The Boat Show, The Boat Show.
As usual, the next few days were filled with doctor appointments, tracking down boat parts, and provisioning in the massive (to us) US grocery stores. We even managed to sneak in a quick visit to the Seattle Boat Show where we saw the same vendors selling the same products. We did pick up a few items on sale, so it was a worthwhile trip. It was rather strange, however, going to seminars filled with people whose dream is to sell their house and sail off into the sunset. Oh the stories we could tell them.
It was a great Super Bowl party, but our luck just ran out at the end.
Not wanting to wear out our welcome with the Berries we stayed with the Ballew’s for the remainder of our trip; they are the consummate hosts and always make us feel so welcome (as do the Berry's). We were fortunate to be invited to Irene’s sister Pat's house for a big Super Bowl party. So fun to watch such an exciting game with a group of fun people, even though the end of the game was kind of a bummer.
How all this stuff ends up on an airplane amazes even me.
Traveling light with The Conner's.
Packing up all our junk is always an issue, but this year we had the brilliant idea of getting a couple of huge used suitcases at Goodwill and loading up all our boat supplies and food into the hard sided roll-a-boards. Even though we weighed everything carefully, we wanted to avoid the fiasco of paying the $300 excess baggage, so we took the suitcases over to an empty check-in counter and carefully weighed each one, adjusted items from bag to bag. I was taking back a 35 lb. anchor windlass motor (as a spare) and unfortunately that had to go in my carry on bag. When we boarded the airplane and I was lifting up my bag to the overhead storage everyone must of thought I was a wimp, but in reality it weighed about 65 pounds. Ya do what ya gotta do.

We took an 11:00 pm flight to Houston and slept most of the way. After a two-hour layover we boarded the plane to Panama happy to be headed back to the boat. Since the flights went so smooth, my radar was up and sure enough one bag didn’t make it. That meant we had to stay at an airport hotel and pick up the bag later that evening. Naturally TSA had confiscated some dumb things out of the bag, including some grease, boat polish, and a cleaner to the tune of $150. What are you gonna do?

We took advantage of being in Panama City and had our taxi driver swing by the French Embassy the next morning to drop off our passports so the French visa could be inserted. That would have required a separate trip so it worked out OK.

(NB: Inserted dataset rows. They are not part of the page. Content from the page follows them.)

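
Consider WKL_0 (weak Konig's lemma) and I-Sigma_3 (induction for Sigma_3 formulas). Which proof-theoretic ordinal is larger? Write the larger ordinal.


Proof-theoretic ordinal of WKL_0 (weak Konig's lemma): omega^omega
Proof-theoretic ordinal of I-Sigma_3 (induction for Sigma_3 formulas): omega^(omega^(omega^omega))
Comparing: omega^omega < omega^(omega^(omega^omega)).
The larger ordinal is omega^(omega^(omega^omega)) (from I-Sigma_3 (induction for Sigma_3 formulas)).

omega^(omega^(omega^omega))


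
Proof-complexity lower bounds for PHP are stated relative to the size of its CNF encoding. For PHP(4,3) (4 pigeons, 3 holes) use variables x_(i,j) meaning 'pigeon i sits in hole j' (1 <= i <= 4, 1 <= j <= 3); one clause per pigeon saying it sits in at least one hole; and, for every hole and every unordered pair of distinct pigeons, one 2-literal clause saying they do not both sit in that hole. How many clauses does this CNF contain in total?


PHP(4,3): 4 pigeons, 3 holes, 4*3 = 12 variables.
- pigeon clauses: one per pigeon -> 4 clauses
- hole clauses: 3 holes * C(4,2) = 3 * 6 -> 18 clauses
Total clauses = 4 + 18 = 22

22


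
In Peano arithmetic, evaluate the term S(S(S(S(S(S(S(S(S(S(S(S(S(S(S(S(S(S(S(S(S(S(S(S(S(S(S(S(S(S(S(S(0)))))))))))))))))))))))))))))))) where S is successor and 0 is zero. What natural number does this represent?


Counting successors applied to 0:
32 applications of S to 0 = 32

32


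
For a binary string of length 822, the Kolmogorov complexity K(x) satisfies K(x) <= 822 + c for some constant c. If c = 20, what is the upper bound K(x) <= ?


K(x) <= |x| + c = 822 + 20 = 842

842


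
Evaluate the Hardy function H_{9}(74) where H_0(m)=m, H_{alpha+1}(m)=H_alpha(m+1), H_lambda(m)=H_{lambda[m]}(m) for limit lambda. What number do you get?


H_9(74):
For finite ordinals k, H_k(n) = n + k (each successor step adds 1).
H_9(74) = 74 + 9 = 83

83


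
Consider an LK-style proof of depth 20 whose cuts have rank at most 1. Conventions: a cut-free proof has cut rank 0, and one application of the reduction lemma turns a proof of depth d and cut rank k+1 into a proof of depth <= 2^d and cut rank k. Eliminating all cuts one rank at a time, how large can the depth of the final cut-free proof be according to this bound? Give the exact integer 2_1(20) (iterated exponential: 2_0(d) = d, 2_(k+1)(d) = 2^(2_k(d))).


Each rank reduction sends depth d to at most 2^d; cut rank r needs r reductions.
2_0(20) = 20
2_1(20) = 2^20 = 1048576
Cut-free depth bound = 1048576

1048576


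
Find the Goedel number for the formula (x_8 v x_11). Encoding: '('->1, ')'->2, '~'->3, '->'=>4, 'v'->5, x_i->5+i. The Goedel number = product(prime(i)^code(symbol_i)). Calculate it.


Formula: (x_8 v x_11)
Symbol codes: [1, 13, 5, 16, 2]
Primes: [2, 3, 5, 7, 11]
p_1^1 = 2^1 = 2
p_2^13 = 3^13 = 1594323
p_3^5 = 5^5 = 3125
p_4^16 = 7^16 = 33232930569601
p_5^2 = 11^2 = 121
Product = 40069169333166718686768750

40069169333166718686768750


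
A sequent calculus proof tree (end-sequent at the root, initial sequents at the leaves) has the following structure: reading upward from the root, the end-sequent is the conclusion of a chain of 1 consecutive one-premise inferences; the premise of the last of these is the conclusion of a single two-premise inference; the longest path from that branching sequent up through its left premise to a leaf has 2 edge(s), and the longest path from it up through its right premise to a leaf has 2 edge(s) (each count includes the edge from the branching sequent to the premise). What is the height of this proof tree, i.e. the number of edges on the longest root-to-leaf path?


Longest path through the left premise: 2 edges (measured from the branching sequent)
Longest path through the right premise: 2 edges
Height of the subtree rooted at the branching sequent: max(2, 2) = 2
The branching sequent sits 1 edges above the root (the chain of one-premise inferences), so height = 2 + 1 = 3

3


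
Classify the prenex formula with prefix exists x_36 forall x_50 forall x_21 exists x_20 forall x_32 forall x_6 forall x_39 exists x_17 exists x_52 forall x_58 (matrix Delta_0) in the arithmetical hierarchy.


Leading quantifier is exists, so the class is Sigma.
Number of quantifier blocks = alternations + 1 = 5 + 1 = 6.
Classification: Sigma_6

Sigma_6


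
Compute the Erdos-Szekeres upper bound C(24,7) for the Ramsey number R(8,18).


R(8,18) <= C(8+18-2, 8-1) = C(24, 7)
C(24, 7) = 24! / (7! * 17!)
= 346104

346104


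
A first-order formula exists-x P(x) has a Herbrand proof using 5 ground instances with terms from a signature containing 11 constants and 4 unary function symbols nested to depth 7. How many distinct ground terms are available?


Herbrand terms by depth:
Depth 0: 11 constants
Depth 1: 44 new terms (running total: 55)
Depth 2: 176 new terms (running total: 231)
Depth 3: 704 new terms (running total: 935)
Depth 4: 2816 new terms (running total: 3751)
Depth 5: 11264 new terms (running total: 15015)
Depth 6: 45056 new terms (running total: 60071)
Depth 7: 180224 new terms (running total: 240295)
Total distinct ground terms = 240295

240295


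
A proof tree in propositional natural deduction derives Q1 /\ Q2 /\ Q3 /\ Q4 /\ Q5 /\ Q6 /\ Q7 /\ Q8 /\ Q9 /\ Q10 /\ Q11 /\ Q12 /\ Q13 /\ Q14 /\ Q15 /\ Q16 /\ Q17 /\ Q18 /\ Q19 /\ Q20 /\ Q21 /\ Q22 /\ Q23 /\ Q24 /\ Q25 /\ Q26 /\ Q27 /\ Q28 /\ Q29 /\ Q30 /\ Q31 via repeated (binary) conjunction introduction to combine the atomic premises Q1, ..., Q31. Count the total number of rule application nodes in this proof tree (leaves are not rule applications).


The target conjunction has 31 conjuncts, i.e. 30 binary /\ connectives.
Each conjunction-intro joins two pieces, so 31 atoms require 31-1 = 30 applications.
Total inference nodes = 30

30


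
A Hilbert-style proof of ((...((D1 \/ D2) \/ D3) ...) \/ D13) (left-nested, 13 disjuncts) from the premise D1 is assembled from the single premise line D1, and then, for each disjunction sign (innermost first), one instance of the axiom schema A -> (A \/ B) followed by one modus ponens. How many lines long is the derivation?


Building the left-nested 13-ary disjunction from D1:
- 1 premise line (D1)
- 13 disjuncts means 12 disjunction signs; each needs 1 axiom instance + 1 MP = 2 lines: 2 * 12 = 24
Total = 1 + 24 = 25 lines.

25


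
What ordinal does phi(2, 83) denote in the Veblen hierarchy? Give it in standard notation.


phi(2, 83):
phi(2, beta) = zeta_beta (the beta-th zeta number, fixed point of epsilon).
phi(2, 83) = zeta_83

zeta_83


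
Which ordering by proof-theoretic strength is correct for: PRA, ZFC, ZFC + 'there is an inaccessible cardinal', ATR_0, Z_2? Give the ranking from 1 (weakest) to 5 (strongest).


Ordering by consistency strength:
1. PRA
2. ATR_0
3. Z_2
4. ZFC
5. ZFC + 'there is an inaccessible cardinal'


PRA=1, ZFC=4, ZFC + 'there is an inaccessible cardinal'=5, ATR_0=2, Z_2=3


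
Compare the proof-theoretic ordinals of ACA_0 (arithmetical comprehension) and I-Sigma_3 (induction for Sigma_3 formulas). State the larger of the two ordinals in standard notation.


Proof-theoretic ordinal of ACA_0 (arithmetical comprehension): epsilon_0
Proof-theoretic ordinal of I-Sigma_3 (induction for Sigma_3 formulas): omega^(omega^(omega^omega))
Comparing: omega^(omega^(omega^omega)) < epsilon_0.
The larger ordinal is epsilon_0 (from ACA_0 (arithmetical comprehension)).

epsilon_0


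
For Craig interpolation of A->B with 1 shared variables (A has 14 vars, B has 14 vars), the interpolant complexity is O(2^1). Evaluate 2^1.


Shared atoms = 1
Craig interpolant size bound = 2^1
= 2

2


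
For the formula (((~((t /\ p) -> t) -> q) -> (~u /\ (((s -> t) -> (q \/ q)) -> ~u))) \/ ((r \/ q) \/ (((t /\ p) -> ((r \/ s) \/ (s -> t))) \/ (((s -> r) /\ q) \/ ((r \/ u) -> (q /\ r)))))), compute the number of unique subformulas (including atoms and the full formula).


Formula: (((~((t /\ p) -> t) -> q) -> (~u /\ (((s -> t) -> (q \/ q)) -> ~u))) \/ ((r \/ q) \/ (((t /\ p) -> ((r \/ s) \/ (s -> t))) \/ (((s -> r) /\ q) \/ ((r \/ u) -> (q /\ r))))))
Subformulas found:
  1. r
  2. q
  3. u
  4. s
  5. t
  6. p
  7. ~u
  8. (s -> r)
  9. (r \/ s)
  10. (q /\ r)
  11. (s -> t)
  12. (r \/ u)
  13. (r \/ q)
  14. (q \/ q)
  15. (t /\ p)
  16. ((t /\ p) -> t)
  17. ((s -> r) /\ q)
  18. ~((t /\ p) -> t)
  19. ((s -> t) -> (q \/ q))
  20. ((r \/ u) -> (q /\ r))
  21. ((r \/ s) \/ (s -> t))
  22. (~((t /\ p) -> t) -> q)
  23. (((s -> t) -> (q \/ q)) -> ~u)
  24. ((t /\ p) -> ((r \/ s) \/ (s -> t)))
  25. (~u /\ (((s -> t) -> (q \/ q)) -> ~u))
  26. (((s -> r) /\ q) \/ ((r \/ u) -> (q /\ r)))
  27. ((~((t /\ p) -> t) -> q) -> (~u /\ (((s -> t) -> (q \/ q)) -> ~u)))
  28. (((t /\ p) -> ((r \/ s) \/ (s -> t))) \/ (((s -> r) /\ q) \/ ((r \/ u) -> (q /\ r))))
  29. ((r \/ q) \/ (((t /\ p) -> ((r \/ s) \/ (s -> t))) \/ (((s -> r) /\ q) \/ ((r \/ u) -> (q /\ r)))))
  30. (((~((t /\ p) -> t) -> q) -> (~u /\ (((s -> t) -> (q \/ q)) -> ~u))) \/ ((r \/ q) \/ (((t /\ p) -> ((r \/ s) \/ (s -> t))) \/ (((s -> r) /\ q) \/ ((r \/ u) -> (q /\ r))))))
Total distinct subformulas = 30

30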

It was wonderful getting back to the boat, except the minute we got on the boat the motor for the fridge gave it’s last breath of rotation and died. That meant we had to scramble to find another boat to take our freezer stuff and buy enough ice to keep the rest of the stuff cold. I had to quickly pull out the massive motor and take it to the marina so it could be sent out for repair. Our boat doesn’t like it when we are gone and this is its typical behavior.

Even though we had a ton of things to do we still found time to run and jump in the pool to cool off and have sundowners with a large group of cruisers at 5:00 pm each night. Over the next  few days we stored our provisions, worked on various boat projects, and got in some nice walks in the nature reserve that surrounds the marina.

Later in the week we did an overnight trip back to Panama City to pick up our visas at the French Embassy. Unfortunately, we arrived too late to make their 11:30 am closing time, so we had fun exploring the old town and enjoying a few drinks at the Fish Market.

The next day we split up with me heading to the French Embassy (which I swear opened at 7:30) and Meryl to the American Embassy where we had an 8:00 am appointment for additional pages to be inserted in our passports. Unfortunately, the French didn’t open up until 8:30 and I had no way of getting a hold of Meryl, so I rushed out to the American Embassy to find the waiting room packed with hundreds of visa seekers. Luckily Meryl had everything under control so we got our pages, stopped at Islamorada to buy a South Pacific chart, then on to Albrook Mall for a quick lunch and bus ride back to Shelter Bay. No Brad Pitt war movies this time.